Well argued, with the caveat that I doubt anyone really thought Rousey could beat a trained male (even Rousey put it in terms of "never admitting defeat" rather than thinking it likely). In judo barely top 500 men from lower weight divisions would throw her around like a doll in randori (practice); the difference in speed and strength between men and women is too much when you get into the trained end (though Rousey would throw around untrained men her size easily). I think those statements my Rogan etc were to hype the product, not something they really believed.
However, many did think she was the greatest WMMA fighter, and in that light your right, Cyborg-Rousey would not have been a freak show for those that believed. But I don't think that includes that many people, probably including Rousey herself. She's smart enough to know the difference weight makes (for instance, heavier international level women in judo - and Cyborg would be a full weight division heavier than Rousey with same day weighins like in judo) easily beat Rousey all the time in practice. Rousey is an excellent self-promoter, but she's not a moron, she was very well aware of what happened when she went against heavier women in judo - why would she expect anything different in MMA? There's a reason for weight divisions.

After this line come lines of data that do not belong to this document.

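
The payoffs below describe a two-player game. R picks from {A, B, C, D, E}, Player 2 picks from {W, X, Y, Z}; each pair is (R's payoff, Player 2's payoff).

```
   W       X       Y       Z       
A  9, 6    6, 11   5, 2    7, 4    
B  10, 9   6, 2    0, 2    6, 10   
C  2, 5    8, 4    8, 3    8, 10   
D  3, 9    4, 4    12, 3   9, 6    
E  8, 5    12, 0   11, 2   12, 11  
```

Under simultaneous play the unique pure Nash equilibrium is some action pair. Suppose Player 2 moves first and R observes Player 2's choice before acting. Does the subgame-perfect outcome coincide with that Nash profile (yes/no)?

Work backward from R's decision.
- W: BR = B, leader payoff 9.
- X: BR = E, leader payoff 0.
- Y: BR = D, leader payoff 3.
- Z: BR = E, leader payoff 11.
Player 2's induced payoffs are 9, 0, 3, 11, so Player 2 commits to Z. Subgame-perfect outcome: (E, Z) with payoffs (12, 11).
For the simultaneous game, intersect best replies.
R's best replies: W→B; X→E; Y→D; Z→E.
Player 2's best replies: A→X; B→Z; C→Z; D→W; E→Z.
The unique mutual best reply is (E, Z), giving (12, 11).
Sequential outcome (E, Z) coincides with the Nash profile (E, Z).

yes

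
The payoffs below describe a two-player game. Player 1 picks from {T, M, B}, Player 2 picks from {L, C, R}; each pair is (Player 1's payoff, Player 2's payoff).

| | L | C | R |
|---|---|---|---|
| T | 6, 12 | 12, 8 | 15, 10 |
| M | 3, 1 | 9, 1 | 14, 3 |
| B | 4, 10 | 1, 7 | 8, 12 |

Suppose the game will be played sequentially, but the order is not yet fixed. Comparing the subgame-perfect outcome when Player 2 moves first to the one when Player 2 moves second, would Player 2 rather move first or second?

first

If Player 1 leads: Player 2's best replies are T→L, M→R, B→R; Player 1's induced payoffs 6, 14, 8; outcome (M, R), payoffs (14, 3).
If Player 2 leads: Player 1's best replies are L→T, C→T, R→T; Player 2's induced payoffs 12, 8, 10; outcome (T, L), payoffs (6, 12).
Player 2 gets 12 moving first and 3 moving second, so Player 2 prefers to move first.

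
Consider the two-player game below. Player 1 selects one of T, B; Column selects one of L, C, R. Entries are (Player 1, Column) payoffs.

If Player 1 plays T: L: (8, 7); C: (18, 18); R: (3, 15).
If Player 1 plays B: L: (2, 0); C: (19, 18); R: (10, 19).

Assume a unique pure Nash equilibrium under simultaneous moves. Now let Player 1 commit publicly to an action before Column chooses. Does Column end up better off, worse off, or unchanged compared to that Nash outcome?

Backward induction with Player 1 moving first.
- T: BR = C, leader payoff 18.
- B: BR = R, leader payoff 10.
Player 1's induced payoffs are 18, 10, so Player 1 commits to T. Subgame-perfect outcome: (T, C) with payoffs (18, 18).
Under simultaneous play:
Player 1's best replies: L→T; C→B; R→B.
Column's best replies: T→C; B→R.
The unique mutual best reply is (B, R), giving (10, 19).
Column earns 18 sequentially versus 19 at the Nash outcome: worse off.

worse off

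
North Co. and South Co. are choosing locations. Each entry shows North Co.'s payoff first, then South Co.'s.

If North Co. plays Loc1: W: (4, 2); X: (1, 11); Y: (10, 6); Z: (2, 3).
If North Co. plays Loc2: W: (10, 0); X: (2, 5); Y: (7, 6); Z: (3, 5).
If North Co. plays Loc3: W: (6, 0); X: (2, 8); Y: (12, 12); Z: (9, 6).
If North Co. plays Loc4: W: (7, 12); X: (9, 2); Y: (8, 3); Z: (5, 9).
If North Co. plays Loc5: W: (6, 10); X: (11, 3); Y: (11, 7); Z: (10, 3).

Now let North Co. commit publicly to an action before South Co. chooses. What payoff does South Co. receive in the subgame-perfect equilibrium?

12

South Co. best-responds to each possible North Co. move:
- Loc1: BR = X, leader payoff 1.
- Loc2: BR = Y, leader payoff 7.
- Loc3: BR = Y, leader payoff 12.
- Loc4: BR = W, leader payoff 7.
- Loc5: BR = W, leader payoff 6.
North Co.'s induced payoffs are 1, 7, 12, 7, 6, so North Co. commits to Loc3. Subgame-perfect outcome: (Loc3, Y) with payoffs (12, 12).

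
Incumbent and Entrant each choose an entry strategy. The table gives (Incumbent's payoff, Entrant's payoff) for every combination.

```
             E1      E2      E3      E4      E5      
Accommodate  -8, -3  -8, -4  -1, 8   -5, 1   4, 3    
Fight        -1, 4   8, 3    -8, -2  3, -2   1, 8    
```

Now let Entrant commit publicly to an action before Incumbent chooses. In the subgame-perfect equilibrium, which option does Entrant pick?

Solve by backward induction (Entrant leads).
- E1: Incumbent compares -8, -1 and picks Fight; Entrant would get 4.
- E2: Incumbent compares -8, 8 and picks Fight; Entrant would get 3.
- E3: Incumbent compares -1, -8 and picks Accommodate; Entrant would get 8.
- E4: Incumbent compares -5, 3 and picks Fight; Entrant would get -2.
- E5: Incumbent compares 4, 1 and picks Accommodate; Entrant would get 3.
Entrant's induced payoffs are 4, 3, 8, -2, 3, so Entrant commits to E3. Subgame-perfect outcome: (Accommodate, E3) with payoffs (-1, 8).

E3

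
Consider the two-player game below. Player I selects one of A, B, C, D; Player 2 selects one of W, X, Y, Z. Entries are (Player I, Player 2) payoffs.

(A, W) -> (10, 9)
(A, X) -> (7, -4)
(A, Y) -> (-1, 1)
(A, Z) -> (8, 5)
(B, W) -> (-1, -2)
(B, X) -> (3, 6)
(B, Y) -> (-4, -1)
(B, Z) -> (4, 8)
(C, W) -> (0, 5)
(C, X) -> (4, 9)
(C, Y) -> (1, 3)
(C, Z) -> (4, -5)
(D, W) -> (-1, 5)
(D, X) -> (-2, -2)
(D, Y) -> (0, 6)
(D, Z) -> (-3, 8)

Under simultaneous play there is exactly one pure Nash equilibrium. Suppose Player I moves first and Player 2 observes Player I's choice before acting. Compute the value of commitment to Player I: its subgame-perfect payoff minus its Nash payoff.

0

Solve by backward induction (Player I leads).
- A → Player 2 plays W (best of 9, -4, 1, 5); Player I gets 10.
- B → Player 2 plays Z (best of -2, 6, -1, 8); Player I gets 4.
- C → Player 2 plays X (best of 5, 9, 3, -5); Player I gets 4.
- D → Player 2 plays Z (best of 5, -2, 6, 8); Player I gets -3.
Player I's induced payoffs are 10, 4, 4, -3, so Player I commits to A. Subgame-perfect outcome: (A, W) with payoffs (10, 9).
Now find the simultaneous Nash equilibrium.
Player I's best replies: W→A; X→A; Y→C; Z→A.
Player 2's best replies: A→W; B→Z; C→X; D→Z.
The unique mutual best reply is (A, W), giving (10, 9).
Player I's commitment gain: 10 − 10 = 0.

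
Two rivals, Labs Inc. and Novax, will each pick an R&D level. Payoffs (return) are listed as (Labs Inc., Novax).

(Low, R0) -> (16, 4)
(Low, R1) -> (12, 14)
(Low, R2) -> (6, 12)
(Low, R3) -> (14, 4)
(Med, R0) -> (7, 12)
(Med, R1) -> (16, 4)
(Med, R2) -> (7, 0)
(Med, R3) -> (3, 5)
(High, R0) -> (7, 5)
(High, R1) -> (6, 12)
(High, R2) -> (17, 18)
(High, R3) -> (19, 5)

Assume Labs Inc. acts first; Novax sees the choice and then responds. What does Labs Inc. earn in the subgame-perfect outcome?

17

Work backward from Novax's decision.
- Low: BR = R1, leader payoff 12.
- Med: BR = R0, leader payoff 7.
- High: BR = R2, leader payoff 17.
Among 12, 7, 17, the best is 17 at High. Subgame-perfect outcome: (High, R2) with payoffs (17, 18).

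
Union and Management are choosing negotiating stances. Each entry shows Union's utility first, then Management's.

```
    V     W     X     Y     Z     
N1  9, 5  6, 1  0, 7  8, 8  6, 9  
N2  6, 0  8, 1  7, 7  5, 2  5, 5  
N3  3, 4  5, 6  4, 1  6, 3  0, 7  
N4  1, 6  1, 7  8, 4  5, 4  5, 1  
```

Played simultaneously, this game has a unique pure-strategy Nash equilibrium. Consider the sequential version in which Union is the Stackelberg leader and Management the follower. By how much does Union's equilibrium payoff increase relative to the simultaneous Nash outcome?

Work backward from Management's decision.
- N1: Management compares 5, 1, 7, 8, 9 and picks Z; Union would get 6.
- N2: Management compares 0, 1, 7, 2, 5 and picks X; Union would get 7.
- N3: Management compares 4, 6, 1, 3, 7 and picks Z; Union would get 0.
- N4: Management compares 6, 7, 4, 4, 1 and picks W; Union would get 1.
Among 6, 7, 0, 1, the best is 7 at N2. Subgame-perfect outcome: (N2, X) with payoffs (7, 7).
Under simultaneous play:
Union's best replies: V→N1; W→N2; X→N4; Y→N1; Z→N1.
Management's best replies: N1→Z; N2→X; N3→Z; N4→W.
Only (N1, Z) has each player best-responding; Nash payoffs (6, 9).
Union's commitment gain: 7 − 6 = 1.

1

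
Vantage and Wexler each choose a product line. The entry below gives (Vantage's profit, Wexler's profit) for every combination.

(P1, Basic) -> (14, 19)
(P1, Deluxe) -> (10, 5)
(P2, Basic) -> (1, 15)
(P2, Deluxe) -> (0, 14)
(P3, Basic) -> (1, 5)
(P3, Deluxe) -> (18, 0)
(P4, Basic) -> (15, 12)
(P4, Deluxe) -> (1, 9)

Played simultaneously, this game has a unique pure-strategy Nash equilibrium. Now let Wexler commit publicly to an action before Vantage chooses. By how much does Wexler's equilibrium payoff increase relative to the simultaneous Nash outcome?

Work backward from Vantage's decision.
- Basic: BR = P4, leader payoff 12.
- Deluxe: BR = P3, leader payoff 0.
Wexler's induced payoffs are 12, 0, so Wexler commits to Basic. Subgame-perfect outcome: (P4, Basic) with payoffs (15, 12).
Under simultaneous play:
Vantage's best replies: Basic→P4; Deluxe→P3.
Wexler's best replies: P1→Basic; P2→Basic; P3→Basic; P4→Basic.
The unique mutual best reply is (P4, Basic), giving (15, 12).
Wexler's commitment gain: 12 − 12 = 0.

0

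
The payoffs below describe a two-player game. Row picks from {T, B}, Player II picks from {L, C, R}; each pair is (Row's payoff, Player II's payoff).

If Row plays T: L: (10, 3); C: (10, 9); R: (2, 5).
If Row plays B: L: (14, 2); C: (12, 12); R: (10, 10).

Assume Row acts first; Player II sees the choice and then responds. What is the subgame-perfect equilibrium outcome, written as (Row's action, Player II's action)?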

I notice that its mainly boxing and MMA fans who expect champs to go up in weight. In most combat sports there's no such expectation. For instance, look at any of the "greatest" Olympic wrestlers or judoka, people like Satiev in wrestling or Nomura in judo won three Olympic gold medals at the same weight without anyone saying their refusal to go up in weight for the next Olympics was a mark against them ... in fact no one in judo or wrestling would even think to suggest it, because its well known how important size is. You'll never find a comment on a wrestling forum saying that Satiev should have gone up in weight for subsequent Olympics; instead he's regularly listed as the greatest or at least top three greatest wrestlers in history. Rousey comes from that legacy, and going up in weight for the challenge is considered kind of daft; you go up in weight when your body grows, not because you won gold already and need a new challenge.